The results were documented publicly. WNEM TV5 covered the launch. WCMU Public Radio, the NPR affiliate serving Central Michigan, reported on the implementation. NENA, the National Emergency Number Association, featured the project in a cover story in The Call, Issue 51. APCO International, the other major national body for public safety communications, invited Chris to present the case study as a model for AI adoption in emergency services.
The full record of that coverage, with source links, is on the media page. The operational details and outcomes are on the case studies page.
Chris is not a technology optimist or a skeptic. He approaches AI and operations tools the same way he approached dispatch center management: what does this actually do under real conditions, with real staff, inside real budget constraints? His writing, speaking, and implementation work reflect that question consistently.
He has spoken at APCO International, presented to the Michigan State 911 Committee, and talked with broadcast journalists, public radio, and trade publications about what AI deployment in 911 actually looks like from the inside. The speaking page documents those engagements.
Chris holds a degree from Northwood University in Midland, Michigan. He served as past president of the Michigan Communications Directors Association (MCDA), the professional body for 911 directors and communications professionals across the state. He began his career in emergency management with the American Red Cross before moving into government technology and 911 operations.

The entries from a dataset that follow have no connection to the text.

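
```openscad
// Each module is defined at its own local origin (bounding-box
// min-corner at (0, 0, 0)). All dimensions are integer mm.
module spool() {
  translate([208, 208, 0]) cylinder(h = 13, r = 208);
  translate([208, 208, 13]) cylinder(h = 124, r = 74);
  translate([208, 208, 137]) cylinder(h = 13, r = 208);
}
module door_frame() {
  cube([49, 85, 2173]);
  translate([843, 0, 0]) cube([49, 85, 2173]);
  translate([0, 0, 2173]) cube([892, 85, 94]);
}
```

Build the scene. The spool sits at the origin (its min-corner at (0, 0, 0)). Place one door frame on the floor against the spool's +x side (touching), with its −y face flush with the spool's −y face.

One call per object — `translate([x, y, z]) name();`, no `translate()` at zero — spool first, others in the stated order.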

The full career timeline with dated milestones, public record sources, and verified references is available here. The citations page links to the government documents, third-party media coverage, and official sources that establish the factual record.

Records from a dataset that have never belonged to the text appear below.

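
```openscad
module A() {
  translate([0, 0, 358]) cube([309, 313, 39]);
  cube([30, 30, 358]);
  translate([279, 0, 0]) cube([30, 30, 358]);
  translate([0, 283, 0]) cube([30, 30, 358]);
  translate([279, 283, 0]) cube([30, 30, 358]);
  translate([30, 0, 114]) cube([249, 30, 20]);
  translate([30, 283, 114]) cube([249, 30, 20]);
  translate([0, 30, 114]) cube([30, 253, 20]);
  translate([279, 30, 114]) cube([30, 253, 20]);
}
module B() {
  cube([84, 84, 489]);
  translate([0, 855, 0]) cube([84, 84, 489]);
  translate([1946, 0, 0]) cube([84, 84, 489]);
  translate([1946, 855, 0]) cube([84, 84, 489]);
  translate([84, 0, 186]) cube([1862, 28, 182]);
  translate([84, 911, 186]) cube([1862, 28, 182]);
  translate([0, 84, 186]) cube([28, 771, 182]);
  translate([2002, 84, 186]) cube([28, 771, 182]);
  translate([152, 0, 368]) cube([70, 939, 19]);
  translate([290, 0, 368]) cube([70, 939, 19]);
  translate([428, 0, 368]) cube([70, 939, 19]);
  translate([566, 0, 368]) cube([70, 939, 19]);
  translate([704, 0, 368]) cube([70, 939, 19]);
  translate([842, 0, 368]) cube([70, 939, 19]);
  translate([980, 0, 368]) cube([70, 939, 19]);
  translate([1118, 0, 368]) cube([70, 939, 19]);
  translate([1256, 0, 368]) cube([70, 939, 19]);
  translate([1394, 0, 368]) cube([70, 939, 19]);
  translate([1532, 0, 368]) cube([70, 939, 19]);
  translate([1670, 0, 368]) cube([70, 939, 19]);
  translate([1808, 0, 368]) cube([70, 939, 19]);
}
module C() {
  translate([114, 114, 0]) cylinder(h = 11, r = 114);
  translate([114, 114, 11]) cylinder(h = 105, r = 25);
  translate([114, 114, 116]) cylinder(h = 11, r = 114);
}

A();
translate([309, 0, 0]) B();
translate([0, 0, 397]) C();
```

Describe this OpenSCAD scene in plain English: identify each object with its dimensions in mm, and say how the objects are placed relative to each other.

A is a simple wooden stool: a rectangular seat 309 mm (x) by 313 mm (y), 39 mm thick, top face at z = 397 mm, on four square legs, each 30×30 mm in cross-section. The legs rest on z = 0, each flush with a corner of the seat. Four stretchers, 30 mm wide and 20 mm tall, connect adjacent legs with their undersides at z = 114 mm, each running between the inner faces of the legs it joins and aligned with the legs' outer faces on the other axis.

B is a bed frame 2030 mm long (x) by 939 mm wide (y). Four 84×84 mm corner posts, 489 mm tall, at the corners of the footprint. Four rails of 28 mm thickness and 182 mm height run between adjacent posts with their undersides at z = 186 mm, their outer faces flush with the outside of the frame (the two x-running rails run between the posts' inner faces; the two y-running rails run between the posts' inner faces). 13 slats, each 70 mm wide (x) and 19 mm thick, lie across the top of the two x-running rails, running the full 939 mm width of the frame in y; the slats are evenly spaced along x between the inner faces of the end posts with equal gaps (rounded down to the nearest mm) at the −x end and between each pair — any rounding remainder accumulates at the +x end.

C is a spool: two coaxial disc flanges of radius 114 mm and thickness 11 mm, joined by a core cylinder of radius 25 mm and height 105 mm. The lower flange rests on z = 0 and the three cylinders share a vertical axis.

The bed frame is against the stool's +x side, with their −y faces flush. The spool is on top of the stool.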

Chris runs Freighter View Farms, a gardening blog and seed-saving project on Saginaw Bay. He saves heirloom vegetable seeds, writes about the garden through the seasons, and publishes practical guides for Zone 6a Michigan growing conditions. He also built the Great Lakes Gazette, a daily maritime newsletter drawn from live AIS vessel tracking data and NOAA lake conditions, something that started as a personal project and became a real daily publication.
He fishes, cross-country skis, and watches the freighters move through Saginaw Bay from Bay City. That's not an affectation, it's where he lives, what he pays attention to, and what you'll find throughout this site.